平安のむかし、夜な夜な都大路を魑魅魍魎が百鬼夜行したといいます。人々は逃げまどい、陰陽師に助けを求めた。
科学技術がなかった時代、人々は闇を恐れ、人知の感知しない得体の知れない災いは、妖怪や怪物のせいにしたのであろうと思われます。それは妖怪や怪物などではなく、本当は人間自身が行った悪事もあったのではないでしょうか。
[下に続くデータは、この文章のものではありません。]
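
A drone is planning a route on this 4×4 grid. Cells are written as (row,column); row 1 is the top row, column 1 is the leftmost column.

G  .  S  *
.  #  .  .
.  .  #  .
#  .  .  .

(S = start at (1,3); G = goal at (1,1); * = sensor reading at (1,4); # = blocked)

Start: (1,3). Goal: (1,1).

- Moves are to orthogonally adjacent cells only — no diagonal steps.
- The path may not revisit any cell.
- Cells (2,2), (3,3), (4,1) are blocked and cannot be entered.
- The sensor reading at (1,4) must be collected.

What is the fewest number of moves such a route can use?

10

Any route passes through (1,4) somewhere between (1,3) and (1,1). Summing Manhattan distances along the two legs ((1,3) → (1,4) → (1,1)) gives a lower bound of 1 + 3 = 4 moves.
The shortest route satisfying every rule uses 10 moves: (1,3) → (1,4) → (2,4) → (3,4) → (4,4) → (4,3) → (4,2) → (3,2) → (3,1) → (2,1) → (1,1).
The bound of 4 isn't tight here; checking systematically, no route of length 4 through 9 satisfies every constraint (on a 4-connected grid the length of any start-to-goal walk has the same parity as the Manhattan bound, so only lengths 4, 6, 8, … need checking), so 10 is the minimum.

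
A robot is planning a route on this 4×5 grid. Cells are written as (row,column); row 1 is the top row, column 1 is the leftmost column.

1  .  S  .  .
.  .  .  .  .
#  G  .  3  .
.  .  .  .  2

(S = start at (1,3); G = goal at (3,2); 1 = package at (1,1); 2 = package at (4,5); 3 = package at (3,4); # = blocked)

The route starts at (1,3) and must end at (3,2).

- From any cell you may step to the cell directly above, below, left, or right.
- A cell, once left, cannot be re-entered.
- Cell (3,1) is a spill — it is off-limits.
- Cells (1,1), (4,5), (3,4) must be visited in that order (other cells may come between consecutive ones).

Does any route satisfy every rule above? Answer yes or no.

yes

One route that works: (1,3) → (1,2) → (1,1) → (2,1) → (2,2) → (2,3) → (2,4) → (2,5) → (3,5) → (4,5) → (4,4) → (3,4) → (3,3) → (3,2).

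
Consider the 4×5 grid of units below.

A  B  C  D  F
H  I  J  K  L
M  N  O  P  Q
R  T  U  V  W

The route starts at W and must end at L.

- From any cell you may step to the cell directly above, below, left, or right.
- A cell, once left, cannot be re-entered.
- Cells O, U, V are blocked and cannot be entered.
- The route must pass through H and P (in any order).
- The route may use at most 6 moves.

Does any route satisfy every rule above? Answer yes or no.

Even ignoring the no-revisit rule, getting from W to L, taking the cheapest ordering W → P → H → L needs at least 2 + 4 + 4 = 10 moves (Manhattan distance per leg), which exceeds the 6-move limit.

no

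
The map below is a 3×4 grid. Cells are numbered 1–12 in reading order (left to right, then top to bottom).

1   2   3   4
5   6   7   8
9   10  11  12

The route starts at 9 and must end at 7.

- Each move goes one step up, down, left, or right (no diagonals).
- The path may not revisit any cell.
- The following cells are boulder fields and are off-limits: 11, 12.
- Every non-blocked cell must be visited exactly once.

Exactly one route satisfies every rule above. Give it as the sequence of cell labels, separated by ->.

Need to visit all 10 open cells exactly once, starting at 9 and ending at 7.
Route from 9: right to 10, up to 6, left to 5, up to 1, 3× right (reaching 4), down to 8, left to 7 — 9 moves in all.
Check: all 10 open cells covered.

9 -> 10 -> 6 -> 5 -> 1 -> 2 -> 3 -> 4 -> 8 -> 7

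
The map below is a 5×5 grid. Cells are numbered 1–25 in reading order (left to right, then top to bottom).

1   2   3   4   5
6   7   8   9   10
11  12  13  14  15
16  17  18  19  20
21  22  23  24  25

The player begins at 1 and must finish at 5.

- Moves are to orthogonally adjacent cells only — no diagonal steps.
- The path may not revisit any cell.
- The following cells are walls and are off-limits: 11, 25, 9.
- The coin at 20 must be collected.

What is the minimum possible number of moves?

10

Any route passes through 20 somewhere between 1 and 5. Summing Manhattan distances along the two legs (1 → 20 → 5) gives a lower bound of 7 + 3 = 10 moves.
A route of 10 moves achieves this: 1 → 6 → 7 → 12 → 17 → 18 → 19 → 20 → 15 → 10 → 5.
Since 10 matches the lower bound, it is optimal.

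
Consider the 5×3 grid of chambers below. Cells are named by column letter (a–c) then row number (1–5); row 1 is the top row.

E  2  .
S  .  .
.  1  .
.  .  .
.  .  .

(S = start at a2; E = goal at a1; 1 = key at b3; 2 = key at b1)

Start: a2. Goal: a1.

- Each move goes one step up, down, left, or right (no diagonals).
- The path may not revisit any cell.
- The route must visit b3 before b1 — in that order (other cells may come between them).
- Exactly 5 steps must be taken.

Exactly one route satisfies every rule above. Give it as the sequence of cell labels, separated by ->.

a2 -> a3 -> b3 -> b2 -> b1 -> a1

The waypoints must appear in the order b3, b1, with no cell reused.
Route from a2: down 1 to a3, right 1 to b3, up 2 to b1, left 1 to a1 — 5 moves in all.
Check: order respected (1 at step 2, 2 at step 4); 5 moves as required.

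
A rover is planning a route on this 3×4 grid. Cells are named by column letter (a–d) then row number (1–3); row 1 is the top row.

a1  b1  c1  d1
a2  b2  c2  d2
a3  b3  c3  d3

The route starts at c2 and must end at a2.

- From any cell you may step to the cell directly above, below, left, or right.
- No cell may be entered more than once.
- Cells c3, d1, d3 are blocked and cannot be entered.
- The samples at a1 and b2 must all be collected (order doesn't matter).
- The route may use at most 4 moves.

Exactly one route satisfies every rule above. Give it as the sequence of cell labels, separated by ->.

The 4-move cap with required stops at a1, b2 leaves no slack for detours.
Route from c2: left to b2, up to b1, left to a1, down to a2 — 4 moves in all.
Check: all required cells visited; 4 ≤ 4 moves.

c2 -> b2 -> b1 -> a1 -> a2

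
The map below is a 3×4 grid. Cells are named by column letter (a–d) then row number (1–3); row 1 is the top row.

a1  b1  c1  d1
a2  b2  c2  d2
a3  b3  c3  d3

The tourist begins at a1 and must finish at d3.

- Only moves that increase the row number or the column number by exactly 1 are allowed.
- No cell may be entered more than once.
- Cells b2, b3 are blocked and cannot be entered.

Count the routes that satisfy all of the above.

3

A right/down-only route from a1 to d3 makes exactly 2 down-moves and 3 right-moves in some order.
With no other constraints that would be C(5,2) = 10 routes.
Subtract routes through each blocked cell (inclusion–exclusion for overlaps): − through b2: 6 − through b3: 3 + through b2&b3: 2 → 3.
That gives 3 routes.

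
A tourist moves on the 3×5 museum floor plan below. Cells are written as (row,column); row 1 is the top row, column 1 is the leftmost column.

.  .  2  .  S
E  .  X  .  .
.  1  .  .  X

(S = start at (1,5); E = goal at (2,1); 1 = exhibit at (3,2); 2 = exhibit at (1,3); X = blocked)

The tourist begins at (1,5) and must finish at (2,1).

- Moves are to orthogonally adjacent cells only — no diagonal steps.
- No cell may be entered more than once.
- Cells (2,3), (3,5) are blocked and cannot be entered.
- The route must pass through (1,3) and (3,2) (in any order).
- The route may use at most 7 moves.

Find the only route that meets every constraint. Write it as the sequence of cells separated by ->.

Any route must reach (1,3) and (3,2) and still end at (2,1) within 7 moves, so the order of the required stops is forced.
Route from (1,5): 3× left (reaching (1,2)), 2× down (reaching (3,2)), left to (3,1), up to (2,1) — 7 moves in all.
Check: all required cells visited; 7 ≤ 7 moves.

(1,5) -> (1,4) -> (1,3) -> (1,2) -> (2,2) -> (3,2) -> (3,1) -> (2,1)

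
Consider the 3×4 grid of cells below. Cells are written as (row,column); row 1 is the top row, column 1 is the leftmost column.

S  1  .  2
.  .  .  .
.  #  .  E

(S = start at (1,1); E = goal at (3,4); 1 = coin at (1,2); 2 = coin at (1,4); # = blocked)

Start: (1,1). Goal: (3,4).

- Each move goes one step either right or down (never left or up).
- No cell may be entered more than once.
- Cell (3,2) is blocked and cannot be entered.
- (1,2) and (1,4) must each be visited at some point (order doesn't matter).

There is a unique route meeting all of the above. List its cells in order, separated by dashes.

(1,1) - (1,2) - (1,3) - (1,4) - (2,4) - (3,4)

Moves only go right or down, so the column and row indices never decrease.
Route from (1,1): 3× right (reaching (1,4)), 2× down (reaching (3,4)) — 5 moves in all.
Check: all required cells visited.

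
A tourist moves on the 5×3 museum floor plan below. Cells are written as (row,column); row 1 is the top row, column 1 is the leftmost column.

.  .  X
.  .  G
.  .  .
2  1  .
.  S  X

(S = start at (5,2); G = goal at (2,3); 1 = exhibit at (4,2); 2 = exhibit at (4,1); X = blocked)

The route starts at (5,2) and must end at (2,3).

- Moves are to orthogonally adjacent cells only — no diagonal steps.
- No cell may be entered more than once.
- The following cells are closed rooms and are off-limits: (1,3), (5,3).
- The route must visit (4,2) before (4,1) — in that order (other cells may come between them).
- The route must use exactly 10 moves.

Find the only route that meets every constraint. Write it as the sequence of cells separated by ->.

The waypoints must appear in the order (4,2), (4,1), with no cell reused.
Route from (5,2): up 1 to (4,2), left 1 to (4,1), up 3 to (1,1), right 1 to (1,2), down 2 to (3,2), right 1 to (3,3), up 1 to (2,3) — 10 moves in all.
Check: order respected (1 at step 1, 2 at step 2); 10 moves as required.

(5,2) -> (4,2) -> (4,1) -> (3,1) -> (2,1) -> (1,1) -> (1,2) -> (2,2) -> (3,2) -> (3,3) -> (2,3)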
京都や奈良へ古寺を訪ねたりすると、仏像には優しさを湛えた如来像や菩薩像があります。それとは逆に憤怒の形相を湛えた四天王像や天部の像(毘沙門天など)という相反するものもあります。これは、人間には、「善と悪」、その両面が存在し、これらを導くためには優しさだけではだめだと教えているようです。
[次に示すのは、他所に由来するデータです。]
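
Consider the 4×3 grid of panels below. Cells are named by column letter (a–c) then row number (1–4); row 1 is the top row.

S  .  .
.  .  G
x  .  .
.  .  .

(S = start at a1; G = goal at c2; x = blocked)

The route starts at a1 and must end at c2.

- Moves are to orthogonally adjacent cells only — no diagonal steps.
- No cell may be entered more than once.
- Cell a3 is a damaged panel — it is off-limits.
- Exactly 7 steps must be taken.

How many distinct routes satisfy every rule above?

2

Need simple routes of exactly 7 moves from a1 to c2 (Manhattan distance 3, so 2 moves are spent on a detour and 2 undoing it).
Enumerating: a1 a2 b2 b3 b4 c4 c3 c2 | a1 b1 b2 b3 b4 c4 c3 c2.
That gives 2 routes.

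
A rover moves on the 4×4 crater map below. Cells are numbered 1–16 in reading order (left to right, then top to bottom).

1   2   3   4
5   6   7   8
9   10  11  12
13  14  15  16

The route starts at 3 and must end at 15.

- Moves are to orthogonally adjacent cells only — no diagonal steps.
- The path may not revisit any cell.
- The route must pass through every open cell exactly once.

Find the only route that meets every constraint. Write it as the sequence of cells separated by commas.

Need to visit all 16 open cells exactly once, starting at 3 and ending at 15.
Cell 16 has only two open neighbours (12 and 15), so the path must pass straight through it: one of those is the cell it's entered from and the other is where it exits.
Route from 3: right 1 to 4, down 1 to 8, left 2 to 6, up 1 to 2, left 1 to 1, down 3 to 13, right 1 to 14, up 1 to 10, right 2 to 12, down 1 to 16, left 1 to 15 — 15 moves in all.
Check: all 16 open cells covered.

3, 4, 8, 7, 6, 2, 1, 5, 9, 13, 14, 10, 11, 12, 16, 15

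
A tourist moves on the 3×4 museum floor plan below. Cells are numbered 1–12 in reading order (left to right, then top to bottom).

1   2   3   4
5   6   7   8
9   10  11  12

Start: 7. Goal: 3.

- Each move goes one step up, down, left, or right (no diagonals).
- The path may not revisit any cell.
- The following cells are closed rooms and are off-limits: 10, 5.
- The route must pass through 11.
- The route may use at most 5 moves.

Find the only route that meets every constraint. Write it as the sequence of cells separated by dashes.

Any route must reach 11 and still end at 3 within 5 moves, so the order of the required stops is forced.
Route from 7: down to 11, right to 12, 2× up (reaching 4), left to 3 — 5 moves in all.
Check: all required cells visited; 5 ≤ 5 moves.

7 - 11 - 12 - 8 - 4 - 3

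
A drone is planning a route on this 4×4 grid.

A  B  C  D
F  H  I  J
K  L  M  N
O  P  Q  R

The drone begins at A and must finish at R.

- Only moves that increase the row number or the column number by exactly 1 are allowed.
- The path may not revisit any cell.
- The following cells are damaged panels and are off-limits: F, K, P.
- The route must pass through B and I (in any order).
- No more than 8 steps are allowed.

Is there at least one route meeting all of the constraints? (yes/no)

One route that works: A → B → H → I → M → Q → R.

yes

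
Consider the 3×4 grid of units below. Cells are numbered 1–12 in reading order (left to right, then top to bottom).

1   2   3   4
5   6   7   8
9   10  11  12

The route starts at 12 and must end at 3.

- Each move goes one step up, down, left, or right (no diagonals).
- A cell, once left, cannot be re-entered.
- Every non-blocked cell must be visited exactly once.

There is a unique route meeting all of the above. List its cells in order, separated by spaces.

12 11 10 9 5 1 2 6 7 8 4 3

Need to visit all 12 open cells exactly once, starting at 12 and ending at 3.
Cell 4 has only two open neighbours (8 and 3), so the path must pass straight through it: one of those is the cell it's entered from and the other is where it exits.
Route from 12: left 3 to 9, up 2 to 1, right 1 to 2, down 1 to 6, right 2 to 8, up 1 to 4, left 1 to 3 — 11 moves in all.
Check: all 12 open cells covered.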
仏教では、こんな馬鹿な人間も大勢いるのだといっているようです。
被災者の留守宅に窃盗に入る。こんな人は僕も地獄に落ちると思います。
和歌山 なかお
4月からこのブログを読んでいます。山形南高校のボランテイア活動を新聞で知ったのがきっかけです。
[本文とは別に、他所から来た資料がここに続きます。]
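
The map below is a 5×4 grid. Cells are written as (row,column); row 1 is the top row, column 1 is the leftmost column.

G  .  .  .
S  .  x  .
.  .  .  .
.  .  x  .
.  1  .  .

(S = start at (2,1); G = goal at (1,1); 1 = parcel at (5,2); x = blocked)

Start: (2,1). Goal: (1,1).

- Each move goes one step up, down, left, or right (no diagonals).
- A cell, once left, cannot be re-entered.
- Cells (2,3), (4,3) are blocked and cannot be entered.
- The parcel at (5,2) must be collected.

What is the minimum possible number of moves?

9

Any route passes through (5,2) somewhere between (2,1) and (1,1). Summing Manhattan distances along the two legs ((2,1) → (5,2) → (1,1)) gives a lower bound of 4 + 5 = 9 moves.
A route of 9 moves achieves this: (2,1) → (3,1) → (4,1) → (5,1) → (5,2) → (4,2) → (3,2) → (2,2) → (1,2) → (1,1).
Since 9 matches the lower bound, it is optimal.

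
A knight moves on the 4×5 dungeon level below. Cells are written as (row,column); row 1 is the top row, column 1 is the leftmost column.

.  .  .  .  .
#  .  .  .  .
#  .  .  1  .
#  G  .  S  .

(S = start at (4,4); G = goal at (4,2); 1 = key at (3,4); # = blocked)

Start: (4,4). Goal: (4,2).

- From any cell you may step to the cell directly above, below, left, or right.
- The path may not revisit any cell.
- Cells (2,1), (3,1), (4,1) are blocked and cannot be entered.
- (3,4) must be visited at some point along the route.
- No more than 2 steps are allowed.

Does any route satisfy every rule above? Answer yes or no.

Even ignoring the no-revisit rule, getting from (4,4) to (4,2) via (3,4) needs at least 1 + 3 = 4 moves (Manhattan distance per leg), which exceeds the 2-move limit.

no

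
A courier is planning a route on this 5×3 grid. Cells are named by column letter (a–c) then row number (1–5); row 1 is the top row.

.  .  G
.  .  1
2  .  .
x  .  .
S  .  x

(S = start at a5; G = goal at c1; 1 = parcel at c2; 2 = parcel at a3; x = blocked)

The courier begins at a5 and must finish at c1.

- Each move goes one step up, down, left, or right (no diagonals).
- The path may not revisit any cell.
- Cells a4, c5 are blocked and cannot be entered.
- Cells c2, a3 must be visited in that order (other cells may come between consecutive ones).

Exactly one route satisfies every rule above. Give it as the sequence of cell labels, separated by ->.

The waypoints must appear in the order c2, a3, with no cell reused.
Route from a5: right to b5, up to b4, right to c4, 2× up (reaching c2), left to b2, down to b3, left to a3, 2× up (reaching a1), 2× right (reaching c1) — 12 moves in all.
Check: order respected (1 at step 5, 2 at step 8).

a5 -> b5 -> b4 -> c4 -> c3 -> c2 -> b2 -> b3 -> a3 -> a2 -> a1 -> b1 -> c1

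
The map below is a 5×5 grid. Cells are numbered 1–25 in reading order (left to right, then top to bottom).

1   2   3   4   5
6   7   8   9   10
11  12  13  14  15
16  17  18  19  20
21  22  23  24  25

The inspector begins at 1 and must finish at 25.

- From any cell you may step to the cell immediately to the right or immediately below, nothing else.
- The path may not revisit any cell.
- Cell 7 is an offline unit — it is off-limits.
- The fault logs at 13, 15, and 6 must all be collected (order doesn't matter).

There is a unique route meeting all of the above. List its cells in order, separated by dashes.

Moves only go right or down, so the column and row indices never decrease.
Route from 1: down 2 to 11, right 4 to 15, down 2 to 25 — 8 moves in all.
Check: all required cells visited.

1 - 6 - 11 - 12 - 13 - 14 - 15 - 20 - 25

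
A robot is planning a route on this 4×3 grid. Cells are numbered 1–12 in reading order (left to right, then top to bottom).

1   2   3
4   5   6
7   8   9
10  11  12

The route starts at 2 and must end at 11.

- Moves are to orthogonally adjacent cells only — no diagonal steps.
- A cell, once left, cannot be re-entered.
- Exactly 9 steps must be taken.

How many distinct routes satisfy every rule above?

Need simple routes of exactly 9 moves from 2 to 11 (Manhattan distance 3, so 3 moves are spent on a detour and 3 undoing it).
Enumerating: 2 1 4 7 8 5 6 9 12 11 | 2 1 4 5 6 9 8 7 10 11 | 2 3 6 9 8 5 4 7 10 11 | 2 3 6 5 4 7 8 9 12 11.
That gives 4 routes.

4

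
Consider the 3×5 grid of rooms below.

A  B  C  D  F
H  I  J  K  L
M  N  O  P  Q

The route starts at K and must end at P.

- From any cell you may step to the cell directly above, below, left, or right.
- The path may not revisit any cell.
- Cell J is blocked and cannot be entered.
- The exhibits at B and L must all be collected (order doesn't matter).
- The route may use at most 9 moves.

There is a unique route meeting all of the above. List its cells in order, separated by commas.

K, L, F, D, C, B, I, N, O, P

The 9-move cap with required stops at B, L leaves no slack for detours.
Route from K: right 1 to L, up 1 to F, left 3 to B, down 2 to N, right 2 to P — 9 moves in all.
Check: all required cells visited; 9 ≤ 9 moves.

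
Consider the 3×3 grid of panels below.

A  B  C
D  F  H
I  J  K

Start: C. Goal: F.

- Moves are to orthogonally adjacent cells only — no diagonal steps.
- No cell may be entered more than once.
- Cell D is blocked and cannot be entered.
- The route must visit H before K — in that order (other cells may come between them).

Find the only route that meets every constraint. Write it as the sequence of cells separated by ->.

The waypoints must appear in the order H, K, with no cell reused.
Route from C: 2× down (reaching K), left to J, up to F — 4 moves in all.
Check: order respected (H at step 1, K at step 2).

C -> H -> K -> J -> F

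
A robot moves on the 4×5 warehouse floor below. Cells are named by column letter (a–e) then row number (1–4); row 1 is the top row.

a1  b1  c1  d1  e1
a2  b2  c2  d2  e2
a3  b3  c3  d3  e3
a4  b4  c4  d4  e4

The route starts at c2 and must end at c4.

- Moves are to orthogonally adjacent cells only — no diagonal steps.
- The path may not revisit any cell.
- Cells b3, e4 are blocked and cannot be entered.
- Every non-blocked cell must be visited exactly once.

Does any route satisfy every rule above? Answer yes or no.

no

Colour the cells like a checkerboard: each orthogonal step flips colour, so a Hamiltonian route alternates colours. Here there are 10 cells of one colour and 8 of the other, with start on the same colour as the goal — the counts and endpoints can't be arranged into an alternating sequence of length 18, so no Hamiltonian route exists.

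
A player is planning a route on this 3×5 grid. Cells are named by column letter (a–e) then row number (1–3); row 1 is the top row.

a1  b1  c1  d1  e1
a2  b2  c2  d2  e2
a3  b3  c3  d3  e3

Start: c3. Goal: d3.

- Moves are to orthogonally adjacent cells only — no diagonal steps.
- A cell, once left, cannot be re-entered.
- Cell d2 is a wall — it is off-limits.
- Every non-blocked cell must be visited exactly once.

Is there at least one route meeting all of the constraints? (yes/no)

One route that works: c3 → c2 → b2 → b3 → a3 → a2 → a1 → b1 → c1 → d1 → e1 → e2 → e3 → d3.

yes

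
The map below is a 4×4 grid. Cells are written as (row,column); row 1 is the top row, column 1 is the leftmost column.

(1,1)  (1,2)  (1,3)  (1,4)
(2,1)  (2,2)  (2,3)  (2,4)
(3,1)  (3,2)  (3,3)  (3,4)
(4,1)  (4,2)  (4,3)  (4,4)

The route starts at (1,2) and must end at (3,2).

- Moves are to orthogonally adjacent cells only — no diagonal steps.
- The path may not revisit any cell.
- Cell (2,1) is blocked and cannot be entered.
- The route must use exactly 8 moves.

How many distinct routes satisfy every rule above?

Need simple routes of exactly 8 moves from (1,2) to (3,2) (Manhattan distance 2, so 3 moves are spent on a detour and 3 undoing it).
Branch systematically from the start, pruning whenever the remaining move budget drops below the Manhattan distance to (3,2) or differs from it in parity. Grouping the completions by first move — via (2,2): 6; via (1,3): 10 (no valid completion starts via (1,1)) — and summing: 6 + 10 = 16.
That gives 16 routes.

16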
桑山さんの文章には人間に対する優しさがあふれていると思います。毎日読まずにはいられません。
外国の方々から日本は素晴らしい国だと称賛されている中、がっかりするようなことはやはり起きるのですね。でも、究極は自分が他者を信じることができるかどうか、なのだと思います。
山形 nao
人間仕事があるって本当に大事ですね。人から必要とされてるって感じ・・・・自分は仕事の関係で知的に障害を持った方々の就労のお手伝いをしていますが、仕事がその人の自信や日常や人生を作ってくれると、常々感じています。それは、障害を持つ待たないに関わらず、誰しも同じですね。100匹のぶたさん、よくぞ生き残ってくれましたね。
「自分が必要とされている」
うまくいえませんが、生きていく力というか…とても大切なことだとわたしはおもいます
うまくいえなくてもなんだか伝えたくてかきました
忙しい毎日、先生体調崩さないように…(^-^)
始めまして
いろんなことを検索するうちに、先生のブログにたどり着きました。
生き残った豚の話、感動しました。
生き抜く人の強さを信じたいと思いました。
東北からは私の住む地は離れています。
ひたすらユーチューブの(テレビがない)
画面を見続けていた 3月11日の夜を思い出しました。
何ができるのかを今も問い続けています。
その中の一つが、地球ステージなのかなと思いました。
では、祈りつつ
日曜日に横浜のホテルにて、地球ステージを見た者です。すべてのエピソードが心を打ちましたが、何よりも気持ちが動いたのが「江里ちゃんのシクラメン」のエピソードでした。
それなのに・・・ こんな後日談があったなんて。本当に心が寒々としてしまいした。
でも、その「どろぼうさんたち」も泥棒をしたくてしたのではないのかもしれません。現地の状況が、その「どろぼうさんたち」の心に悪魔を住まわせてしまった、そう考えることはできないでしょうか。
何のなぐさめにもならないかもしれませんが、是非とも江里ちゃんにそのように伝えてください。
たくさんの江里ちゃんがいるのでしょうね。「地球のステージ」が、そんなひとりひとりの江里ちゃんを想像させてくれました。ありがとうございました。